L'enflure inutile de l'économiste Pierre-Noël Giraud

Publié le par Alexandre Anizy

Répondant à une commande de l'éditeur (1), l'économiste Pierre-Noël Giraud a rassemblé dans "L'Homme inutile - du bon usage de l'économie" (Odile Jacob, octobre 2015, 401 pages, 23,90 €) un ensemble de travaux disparates pour expliquer ses préconisations économiques. Le survol est agréable à lire, mais cela manque d'arguments discutés. C'est ainsi qu'on fabrique un produit d'édition en faisant un mauvais usage de la pédagogie.

Dans le premier chapitre titré "du bon usage de l'économie", l'auteur réalise en 45 pages le tour de force de présenter l'économie aujourd'hui, de définir son objet, de raconter l'histoire de la pensée économique, de discuter le bon et mauvais usage des modèles, d'expliquer les 4 temps de la démarche économique (à savoir : analyse et prospective, choix de l'objectif, préconisation des politiques, mise en œuvre des politiques - ce dernier temps consistant à savoir si les préconisations sont politiquement réalisables).

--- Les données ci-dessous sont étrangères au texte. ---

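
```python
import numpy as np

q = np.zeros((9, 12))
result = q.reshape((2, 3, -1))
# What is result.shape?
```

(2, 3, 18)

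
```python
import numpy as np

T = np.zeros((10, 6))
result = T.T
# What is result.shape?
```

(6, 10)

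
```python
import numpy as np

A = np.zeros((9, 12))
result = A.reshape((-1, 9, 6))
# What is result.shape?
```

(2, 9, 6)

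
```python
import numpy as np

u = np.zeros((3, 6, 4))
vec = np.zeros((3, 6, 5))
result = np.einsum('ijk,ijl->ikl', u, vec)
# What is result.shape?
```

(3, 4, 5)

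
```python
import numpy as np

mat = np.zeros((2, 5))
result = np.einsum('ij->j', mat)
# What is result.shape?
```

(5,)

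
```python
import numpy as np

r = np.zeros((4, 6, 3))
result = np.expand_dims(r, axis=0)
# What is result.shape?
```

(1, 4, 6, 3)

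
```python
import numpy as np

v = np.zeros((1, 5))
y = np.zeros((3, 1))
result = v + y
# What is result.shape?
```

(3, 5)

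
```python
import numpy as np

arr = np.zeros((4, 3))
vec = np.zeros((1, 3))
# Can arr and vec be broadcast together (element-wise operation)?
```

Yes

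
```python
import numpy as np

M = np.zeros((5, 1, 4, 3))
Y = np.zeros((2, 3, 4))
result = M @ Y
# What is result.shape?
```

(5, 2, 4, 4)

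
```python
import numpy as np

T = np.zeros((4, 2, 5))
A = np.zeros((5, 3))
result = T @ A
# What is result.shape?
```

(4, 2, 3)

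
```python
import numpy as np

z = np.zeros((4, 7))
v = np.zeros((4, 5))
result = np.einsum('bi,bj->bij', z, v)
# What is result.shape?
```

(4, 7, 5)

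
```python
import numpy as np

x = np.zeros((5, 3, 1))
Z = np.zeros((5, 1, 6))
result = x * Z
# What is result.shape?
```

(5, 3, 6)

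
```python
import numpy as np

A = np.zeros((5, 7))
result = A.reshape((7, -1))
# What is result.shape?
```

(7, 5)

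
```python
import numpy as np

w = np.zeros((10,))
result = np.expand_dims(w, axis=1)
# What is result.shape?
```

(10, 1)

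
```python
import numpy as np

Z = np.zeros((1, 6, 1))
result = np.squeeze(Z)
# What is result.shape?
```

(6,)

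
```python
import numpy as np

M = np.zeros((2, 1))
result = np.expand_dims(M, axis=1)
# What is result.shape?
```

(2, 1, 1)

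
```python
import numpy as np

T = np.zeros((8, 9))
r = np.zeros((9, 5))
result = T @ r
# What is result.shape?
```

(8, 5)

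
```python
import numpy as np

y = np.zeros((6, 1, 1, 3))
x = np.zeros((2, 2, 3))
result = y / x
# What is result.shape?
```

(6, 2, 2, 3)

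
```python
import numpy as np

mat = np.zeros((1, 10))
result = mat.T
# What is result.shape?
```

(10, 1)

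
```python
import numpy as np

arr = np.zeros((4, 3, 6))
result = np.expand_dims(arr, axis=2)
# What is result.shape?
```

(4, 3, 1, 6)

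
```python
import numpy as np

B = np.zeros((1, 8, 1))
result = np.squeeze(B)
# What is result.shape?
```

(8,)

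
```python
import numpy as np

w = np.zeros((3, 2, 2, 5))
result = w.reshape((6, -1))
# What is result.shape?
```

(6, 10)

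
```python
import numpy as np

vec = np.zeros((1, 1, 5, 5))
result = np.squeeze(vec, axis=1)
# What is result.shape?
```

(1, 5, 5)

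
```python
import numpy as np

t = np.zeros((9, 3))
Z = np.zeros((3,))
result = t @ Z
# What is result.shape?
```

(9,)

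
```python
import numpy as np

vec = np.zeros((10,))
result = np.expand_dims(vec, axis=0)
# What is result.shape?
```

(1, 10)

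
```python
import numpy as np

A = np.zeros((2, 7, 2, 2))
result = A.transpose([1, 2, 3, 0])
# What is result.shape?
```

(7, 2, 2, 2)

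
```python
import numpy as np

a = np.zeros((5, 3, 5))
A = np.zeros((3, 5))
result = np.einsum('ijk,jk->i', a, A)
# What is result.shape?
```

(5,)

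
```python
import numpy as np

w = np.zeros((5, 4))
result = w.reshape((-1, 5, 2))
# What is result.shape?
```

(2, 5, 2)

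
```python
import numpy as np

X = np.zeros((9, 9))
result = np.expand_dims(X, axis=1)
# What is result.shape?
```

(9, 1, 9)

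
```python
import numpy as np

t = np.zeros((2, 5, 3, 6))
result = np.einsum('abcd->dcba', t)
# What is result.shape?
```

(6, 3, 5, 2)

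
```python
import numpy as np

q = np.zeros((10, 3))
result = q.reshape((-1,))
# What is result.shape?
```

(30,)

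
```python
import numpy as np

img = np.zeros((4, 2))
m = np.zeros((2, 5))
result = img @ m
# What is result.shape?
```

(4, 5)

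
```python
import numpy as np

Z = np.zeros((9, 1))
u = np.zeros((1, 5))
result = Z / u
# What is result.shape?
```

(9, 5)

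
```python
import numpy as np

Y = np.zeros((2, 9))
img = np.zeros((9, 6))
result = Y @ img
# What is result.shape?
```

(2, 6)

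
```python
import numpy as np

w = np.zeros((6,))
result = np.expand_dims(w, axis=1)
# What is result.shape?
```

(6, 1)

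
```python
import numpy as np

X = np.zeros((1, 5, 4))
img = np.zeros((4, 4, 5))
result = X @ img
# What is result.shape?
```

(4, 5, 5)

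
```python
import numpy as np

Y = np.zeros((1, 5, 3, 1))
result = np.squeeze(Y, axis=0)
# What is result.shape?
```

(5, 3, 1)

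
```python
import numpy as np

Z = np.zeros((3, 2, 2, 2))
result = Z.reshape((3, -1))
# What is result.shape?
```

(3, 8)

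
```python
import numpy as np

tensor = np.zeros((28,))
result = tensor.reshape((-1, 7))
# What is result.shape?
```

(4, 7)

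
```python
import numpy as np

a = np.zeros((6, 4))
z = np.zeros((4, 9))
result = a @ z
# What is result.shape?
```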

Concernant l'objet, nous sommes d'accord lorsqu'il écrit :

« Suivant en cela Ricardo, je considère que l'objet central de l'économie est l'inégalité des revenus et plus généralement d'accès aux biens de ce monde, et non pas la croissance dont la mesure est par ailleurs difficile et à juste titre controversée. » (p.22) ;

mais lorsqu'il arrive au cadre analytique commun de l'économie :

« Il est composé d'un triptyque : acteurs rationnels, modes de coordination entre acteurs, institutions régulatrices. » (p.40) ;

nous mettons un sérieux bémol sur la "rationalité des acteurs", d'autant plus que PNG dit que « Ces "écoles" [il cite les écoles classiques, marxistes, néoclassiques, keynésiennes - ndAA] ont toutes adopté le cadre analytique d'ensemble que nous avons décrit » (p.49).

Le deuxième chapitre est un adieu à Malthus, surtout à sa théorie que PNG présente et analyse bien :

« La perspective de la décroissance de la population humaine constitue une révolution anthropologique équivalente à la sédentarisation et au début de la croissance démographique. Elle signera la fin du malthusianisme. » (p.91) (2)

Il s'attache ensuite à l'étude du "capital naturel" (les ressources naturelles épuisables et renouvelables) et du "capital humain", qui lui permet d'affirmer qu'après un XXIe siècle périlleux :

« Puis, tout cela ne sera plus qu'un mauvais souvenir. Une humanité de 4 milliards d'individus à la fin du XXIIe siècle, ayant engrangé près de deux siècles de progrès techniques supplémentaires, vivra très bien, si elle le veut, sur une planète dont la température moyenne aura augmenté de 4 à 5°C. Certaines zones, peut-être très vastes, seront abandonnées aux déserts, y compris aux déserts radioactifs en raison des quelques Fukushima que nous n'éviterons pas. Ce seront les cicatrices laissées par le dernier siècle malthusien de l'histoire humaine, le XXIe. » (p.115).

Nous voilà rassurés : si à long terme nous sommes tous morts, comme disait Keynes, à très long terme, l'espèce humaine quant à elle pourrait survivre.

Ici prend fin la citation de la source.